Role of progranulin in adipose tissue innate immunity.

UNLABELLED

Regulation of progranulin in adipocytes and its role in inflammation is poorly understood.

AIM

(i) to investigate regulation of progranulin in adipocyte differentiation and adipose tissue compartments, (ii) to address progranulin expression in two murine (C57BL/6) models of inflammation.

RESULTS

Progranulin expression was induced during adipocyte differentiation. Neither estradiol nor testosterone or metabolic stimuli such as glucose and insulin modified progranulin synthesis. Fatty acids, bile acids and incretins GLP-1 and GIP-1 exerted potent and differential effects on progranulin secretion. LPS, TNF and IL6 significantly increased progranulin secretion. TLR9 agonists decreased and TLR1/2, TLR3, TLR5, and TLR2/6 ligands increased progranulin expression. TLR3-mediated progranulin induction was abrogated by inhibitors of NF-κB and PI3K pathways. Progranulin expression between murine epididymal and subcutaneous adipose tissue did not differ in total adipose tissue, in isolated adipocytes or in the stromal-vascular cell fraction (SVC).
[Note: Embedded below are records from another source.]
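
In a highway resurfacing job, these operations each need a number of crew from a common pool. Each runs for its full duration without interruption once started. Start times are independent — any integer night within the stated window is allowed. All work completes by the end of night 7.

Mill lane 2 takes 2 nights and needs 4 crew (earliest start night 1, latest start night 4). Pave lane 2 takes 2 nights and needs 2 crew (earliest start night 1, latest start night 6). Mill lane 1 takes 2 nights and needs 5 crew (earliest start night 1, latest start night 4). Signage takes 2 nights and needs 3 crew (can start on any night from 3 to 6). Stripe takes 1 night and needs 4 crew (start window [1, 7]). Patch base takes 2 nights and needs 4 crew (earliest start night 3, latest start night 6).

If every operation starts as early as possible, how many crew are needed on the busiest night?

15

Early-start schedule: Mill lane 2@1, Pave lane 2@1, Mill lane 1@1, Signage@3, Stripe@1, Patch base@3.
Load per night: night 1: 15, night 2: 11, night 3: 7, night 4: 7, night 5: 0, night 6: 0, night 7: 0.
Peak is 15.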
However, SVC expressed significantly higher levels of progranulin than adipocytes at all sites. In adipocytes, female mice had significantly higher progranulin expression at all sites. An intra-peritoneal LPS challenge in mice did not affect adipose tissue progranulin expression, whereas peritoneal infection by S. aureus increased progranulin expression after 24 h.

CONCLUSIONS

There are relevant sex-, site- and cell-specific effects on progranulin gene expression that is induced during adipocyte differentiation and modulated by various inflammatory and metabolic factors. Most importantly, ligands for TLR1/2 and TLR2/6 (recognizing S. aureus) in vitro and infection by S. aureus in vivo induce progranulin expression suggesting a role of adipocytes in protection against infection by gram-positive bacteria.